Coalescing window: The default 50 ms window catches most concurrent duplicate calls. Increase to 100-200 ms if you see many agents starting simultaneously. Avoid values above 500 ms as they add latency to the first caller.
Cross-agent sharing: Disable for tools that return user-specific or session-specific data that should not be shared. Use the crossAgent.excludeTools list in Helm values to exclude sensitive tools globally.
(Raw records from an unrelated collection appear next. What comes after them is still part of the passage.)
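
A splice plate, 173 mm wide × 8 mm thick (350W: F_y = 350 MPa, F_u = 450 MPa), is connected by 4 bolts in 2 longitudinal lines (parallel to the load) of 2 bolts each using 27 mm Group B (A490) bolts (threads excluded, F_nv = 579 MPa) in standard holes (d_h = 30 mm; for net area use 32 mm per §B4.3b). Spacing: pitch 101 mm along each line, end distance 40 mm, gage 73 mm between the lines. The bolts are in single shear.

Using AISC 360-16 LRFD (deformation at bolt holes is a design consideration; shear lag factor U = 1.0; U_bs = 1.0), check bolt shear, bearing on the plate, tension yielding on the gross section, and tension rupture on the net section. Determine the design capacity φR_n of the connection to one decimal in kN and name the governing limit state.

294.3 kN (net-section rupture governs)

Bolt shear: A_b = π(27)²/4 = 572.56 mm². φR_n = 0.75 × 579 × 572.56 × 4 × 1 = 994.5 kN.
Bearing (8 mm plate, F_u = 450 MPa): end bolts L_c = 40 − 30/2 = 25, R_n = min(1.2×25×8×450, 2.4×27×8×450) = 108 kN/bolt; interior L_c = 101 − 30 = 71, R_n = 233.28 kN/bolt. φR_n = 0.75 × (2×108 + 2×233.28) = 511.9 kN.
Tension yield (gross): A_g = 173×8 = 1384 mm². φR_n = 0.90 × 350 × 1384 = 436.0 kN.
Tension rupture (net): A_n = (173 − 2×32)×8 = 872 mm² (U = 1.0, A_e = A_n). φR_n = 0.75 × 450 × 872 = 294.3 kN.
Governing: min(994.5, 511.9, 436.0, 294.3) = 294.3 kN → net-section rupture.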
Helm Values (Complete Example)
proxy:
toolCache:
enabled: true
semantic:
enabled: true
threshold: 0.90
crossAgent:
enabled: true
excludeTools:
- "get_user_credentials"
- "fetch_api_key"
coalescing:
enabled: true
timeoutMs: 5000
maxWaiters: 100
ttl:
read: 3600
idempotent: 86400
externalApi: 300
error: 60
toolOverrides:
"mcp__atlassian__*":
category: "read"
ttlSecs: 1800
crossAgentEligible: true
planCache:
enabled: true
semantic:
threshold: 0.85
binding:
minConfidence: 0.70
quality:
successWeight: 0.4
recencyWeight: 0.3
usageWeight: 0.3
ttlSecs: 86400
smartToolCache:
enabled: true
sessionTtlSecs: 3600
detectPaths: true
maxFilesPerSession: 1000
Monitoring
WorldFlow AI exposes Prometheus metrics for all caching operations:
| Metric | Type | Description |
|---|---|---|
synapse_tool_cache_hits_total | counter | Tool cache hits, labeled by tenant_id, tool_name, tier |
synapse_tool_cache_misses_total | counter | Tool cache misses, labeled by tenant_id, tool_name, reason |
synapse_tool_cache_latency_seconds | histogram | Operation latency, labeled by tenant_id, operation |
synapse_tool_cache_coalesce_total | counter | Coalesced (deduplicated) tool calls |
synapse_plan_cache_hits_total | counter | Plan template cache hits |
synapse_tokens_saved_total | counter | Total tokens saved by caching |
synapse_api_calls_saved_total | counter | External API calls avoided |
The MCP analytics endpoint (GET /api/v1/mcp/analytics) provides the same data in JSON format with per-server and per-tool breakdowns, suitable for dashboards. See the MCP Server API reference for details.
Real-Time Activity Stream
Connect to the WebSocket endpoint GET /api/v1/mcp/stream for live events including tool invocations, cache hits and misses, invalidation triggers, and health check results.
Cost Savings Estimate
For a workload of 1,000 agent runs per day with 5 tool calls per run and 800 tokens per call at $0.03/1K tokens:
| Metric | Without Caching | With Caching |
|---|---|---|
| Daily tool calls | 5,000 | 2,500 (50% hit rate) |
| Daily tokens | 4,000,000 | 1,960,000 |
| Daily cost | $120.00 | $58.80 |
| Monthly savings | -- | $1,836 (51%) |
Actual savings depend on workload characteristics. Workloads with high tool call redundancy (CRM lookups, reference data queries) see the highest hit rates. Unique or write-heavy workloads see lower hit rates but still benefit from coalescing and plan reuse.